Ese debe ser también el caso de los enceguecidos adeptos de Donald Trump, para quienes cualquiera de sus barbaridades es un invento de terceros, porque el señor Trump no puede ser malo y si lo parece tendrá sus motivos. En otras palabras, el perverso cuento de los “hechos alternativos” que ha llegado al Perú en plena temporada electoral.

El dogmático divide a la humanidad entre sabios e ignorantes, correctos e incorrectos, superiores e inferiores, con todas sus lamentables consecuencias. De ahí que su trato con los demás tienda a ser categórico, áspero y, llegado el caso, conflictivo y hostil. Porque en el fondo, lo que está en juego para él no es el conocimiento sino su propia sobrevivencia.

A continuación, el drama personal del dogmático adquiere proporciones monstruosas cuando resuelve salir de su guarida no para reconciliarse con el mundo, sino para someterlo y transformarlo. Porque para él, la verdad es lo inverso de lo que decía Tomás de Aquino, la adecuación de la realidad al pensamiento. No olvidemos que el miedo acumula una opresión que luego se libera con ferocidad.


En De servo arbitrio Lutero, convencido de que el Espíritu Santo le hablaba al oído con detalle, escribe: lo que yo creo “es necesario que sea afirmado y defendido incluso por medio de la muerte, también aunque el mundo entero debiera arder en tumultos y guerras, más aún, aunque el mundo se precipitase en el caos y fuese reducido a cenizas”.

Nada más temible que un intelectual, un político o cualquier aspirante al poder, que hable en nombre de Dios y declare que es un escogido al que nadie puede contrariar. Que ha confundido la contingencia de la vida con la rigidez de lo apodíctico. El mismo Aristóteles decía que la política pertenece al campo de lo opinable y no de la ciencia exacta, en una polis para la cual la virtud más útil es la prudencia y el valor más apreciado, la amistad.

Sé bien que algunos seguidores de estos mesías pasajeros aguardan un reparto, una compensación. Me duele más la suerte de otros que ven sinceramente en ellos la figura que la historia regala a sus ilusiones de una sociedad por fin acorde con sus sueños.

Ernesto Sabato: “el desencanto es proporcional a la medida a la ilusión”.

Quien quiera que profese una fe debe recordar que, dentro de sí mismo, se trata de un tesoro inestimable, y fuera de él de una certidumbre que comparte el mismo espacio con otras creencias tan legítimas como la suya. La regulación de esta convivencia depende de las leyes terrenales, y no del calor de la creencia individual. "Dad al César lo que es del César, y a Dios lo que es de Dios", dice el Evangelio.

Anhelo de corazón que quienes sin mala intención sucumben a ciertos proselitismos pretensiosos se detengan a tiempo, porque llegará la mañana en que el sol rasgará el velo de su engaño.
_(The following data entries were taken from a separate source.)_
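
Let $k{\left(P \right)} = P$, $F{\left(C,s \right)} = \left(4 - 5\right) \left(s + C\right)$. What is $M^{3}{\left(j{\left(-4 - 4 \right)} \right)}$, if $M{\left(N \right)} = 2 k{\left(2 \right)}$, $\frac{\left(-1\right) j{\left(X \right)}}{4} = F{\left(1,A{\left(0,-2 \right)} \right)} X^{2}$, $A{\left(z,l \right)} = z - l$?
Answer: $64$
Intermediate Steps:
$F{\left(C,s \right)} = - C - s$ ($F{\left(C,s \right)} = - (C + s) = - C - s$)
$j{\left(X \right)} = 12 X^{2}$ ($j{\left(X \right)} = - 4 \left(\left(-1\right) 1 - \left(0 - -2\right)\right) X^{2} = - 4 \left(-1 - \left(0 + 2\right)\right) X^{2} = - 4 \left(-1 - 2\right) X^{2} = - 4 \left(- 3 X^{2}\right) = 12 X^{2}$)
$M{\left(N \right)} = 4$ ($M{\left(N \right)} = 2 \cdot 2 = 4$)
$M^{3}{\left(j{\left(-4 - 4 \right)} \right)} = 4^{3} = 64$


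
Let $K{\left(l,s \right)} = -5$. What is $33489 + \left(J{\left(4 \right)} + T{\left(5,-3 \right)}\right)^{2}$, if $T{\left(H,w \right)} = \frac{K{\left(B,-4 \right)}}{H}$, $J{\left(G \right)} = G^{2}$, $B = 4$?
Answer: $33714$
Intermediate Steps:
$T{\left(H,w \right)} = - \frac{5}{H}$
$33489 + \left(J{\left(4 \right)} + T{\left(5,-3 \right)}\right)^{2} = 33489 + \left(4^{2} - \frac{5}{5}\right)^{2} = 33489 + \left(16 - 1\right)^{2} = 33489 + 15^{2} = 33489 + 225 = 33714$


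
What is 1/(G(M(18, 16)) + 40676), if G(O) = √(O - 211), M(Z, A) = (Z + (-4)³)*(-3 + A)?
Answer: 40676/1654537785 - I*√809/1654537785 ≈ 2.4585e-5 - 1.7191e-8*I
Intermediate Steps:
M(Z, A) = (-64 + Z)*(-3 + A) (M(Z, A) = (Z - 64)*(-3 + A) = (-64 + Z)*(-3 + A))
G(O) = √(-211 + O)
1/(G(M(18, 16)) + 40676) = 1/(√(-211 + (192 - 64*16 - 3*18 + 16*18)) + 40676) = 1/(√(-211 + (192 - 1024 - 54 + 288)) + 40676) = 1/(√(-211 - 598) + 40676) = 1/(√(-809) + 40676) = 1/(I*√809 + 40676) = 1/(40676 + I*√809)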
El curso incesante de los hechos, como el agua en la roca, terminará por horadar el acero con que el dogmático se cubre. Lo que espera a quien cree que lo sabe todo es siempre el cataclismo que provoca la comprobación de lo contrario. Como en el amor, el paso de la idealización a lo real provoca el amargo desenlace de ya no creer más en ninguna persona ni palabra. Y nada más terrible que decir adiós a la confianza.

El descreído, el escéptico radical, no es más que un dogmático al día siguiente, pues, como decía Ernesto Sabato, “el desencanto es proporcional a la medida a la ilusión”.